EKG Testing

EKG Testing Specialist
An EKG test can provide a lot of important information about the health and function of your heart. They are painless, and they’re performed right in the office without any need for sedation. As an experienced internal medicine doctor in New York City, Dr. Jose Batlle uses state-of-the-art technology to obtain EKG readings, using test results to aid in the diagnosis of heart-related issues as well as to manage their treatment.

EKG Testing Q & A

by Jose E. Batlle, MD

What is an EKG test?

EKG -- or sometimes ECG -- stands for electrocardiogram, which is a measurement of the heart’s electrical activity. Electrical impulses trigger every heartbeat, and a normal heartbeat produces a regular and predictable pattern.

EKGs enable Dr. Batlle to evaluate those electrical signals to look for aberrations that can indicate an underlying cardiovascular problem. In addition to diagnosing heart-related problems, EKGs can also guide treatment for cardiovascular issues.

When are EKG tests performed?

EKG tests are very versatile, and in just a few minutes’ time, they can yield a treasure trove of information about your heart health.
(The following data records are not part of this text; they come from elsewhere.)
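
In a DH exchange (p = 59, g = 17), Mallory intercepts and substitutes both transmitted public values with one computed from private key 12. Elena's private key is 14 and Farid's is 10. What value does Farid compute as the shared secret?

36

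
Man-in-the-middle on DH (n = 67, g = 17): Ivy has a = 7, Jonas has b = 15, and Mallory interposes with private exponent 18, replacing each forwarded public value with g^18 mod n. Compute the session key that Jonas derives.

15

Jonas receives Mallory's public value M = 17^18 mod 67 instead of the honest one.
17^1 ≡ 17 (mod 67)
17^2 = (17^1)^2 ≡ 17^2 = 289 ≡ 21 (mod 67)
17^4 = (17^2)^2 ≡ 21^2 = 441 ≡ 39 (mod 67)
17^8 = (17^4)^2 ≡ 39^2 = 1521 ≡ 47 (mod 67)
17^16 = (17^8)^2 ≡ 47^2 = 2209 ≡ 65 (mod 67)
17^18 = 17^16 · 17^2 ≡ 65 · 21 ≡ 25 (mod 67).
So M = 25. Jonas computes K = M^15 mod 67.
25^1 ≡ 25 (mod 67)
25^2 = (25^1)^2 ≡ 25^2 = 625 ≡ 22 (mod 67)
25^4 = (25^2)^2 ≡ 22^2 = 484 ≡ 15 (mod 67)
25^8 = (25^4)^2 ≡ 15^2 = 225 ≡ 24 (mod 67)
25^15 = 25^8 · 25^4 · 25^2 · 25^1 ≡ 24 · 15 · 22 · 25 ≡ 15 (mod 67).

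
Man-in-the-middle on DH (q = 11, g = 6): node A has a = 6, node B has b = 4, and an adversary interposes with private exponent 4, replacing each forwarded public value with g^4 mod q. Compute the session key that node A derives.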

They’re often incorporated into an annual physical exam, and they’re also used to diagnose and manage the treatment of:

  • Narrowed or blocked arteries, including coronary artery disease
  • Heart valve problems
  • Abnormalities in the heart’s rhythm
  • Structural defects in the heart

How is an EKG performed?

An EKG is completely noninvasive and painless. It uses a series of sticky electrodes, small discs that are adhered to different areas of the chest, arms, and legs. The electrodes (or leads) are extremely sensitive and capable of detecting the heart’s electrical signals through the skin.
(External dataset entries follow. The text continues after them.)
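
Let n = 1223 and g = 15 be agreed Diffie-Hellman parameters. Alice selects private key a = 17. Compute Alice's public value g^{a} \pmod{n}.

1165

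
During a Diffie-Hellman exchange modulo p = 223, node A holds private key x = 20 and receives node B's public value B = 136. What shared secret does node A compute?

4

Shared key K = 136^20 mod 223.
136^1 ≡ 136 (mod 223)
136^2 = (136^1)^2 ≡ 136^2 = 18496 ≡ 210 (mod 223)
136^4 = (136^2)^2 ≡ 210^2 = 44100 ≡ 169 (mod 223)
136^8 = (136^4)^2 ≡ 169^2 = 28561 ≡ 17 (mod 223)
136^16 = (136^8)^2 ≡ 17^2 = 289 ≡ 66 (mod 223)
136^20 = 136^16 · 136^4 ≡ 66 · 169 ≡ 4 (mod 223).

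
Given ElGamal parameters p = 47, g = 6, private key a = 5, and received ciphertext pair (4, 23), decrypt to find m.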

The leads are attached to the EKG machine via long wires. These wires carry the electrical information from the electrodes to the EKG machine, which uses the information to produce a graphical representation of the heartbeat. By carefully evaluating the pattern produced by the heartbeat and comparing it to the pattern produced by a healthy heart, Dr. Batlle can determine if an issue exists that requires further evaluation.

EKGs take just a few moments to perform, and they require no sedation, which means patients can resume their regular activities immediately afterward.

What can I do to prepare for my EKG?

Usually, no special preparation is needed for an EKG test.

Because the leads must be placed on the chest, arms, and ankles, Dr. Batlle will need access to these areas. He may ask some patients to change into a dressing gown, but wearing loose-fitting clothing often provides enough access.

Patients who take medications should let the office know ahead of time, because they may need to postpone their normal dose until after the test. It’s usually also a good idea to avoid caffeine prior to an EKG test.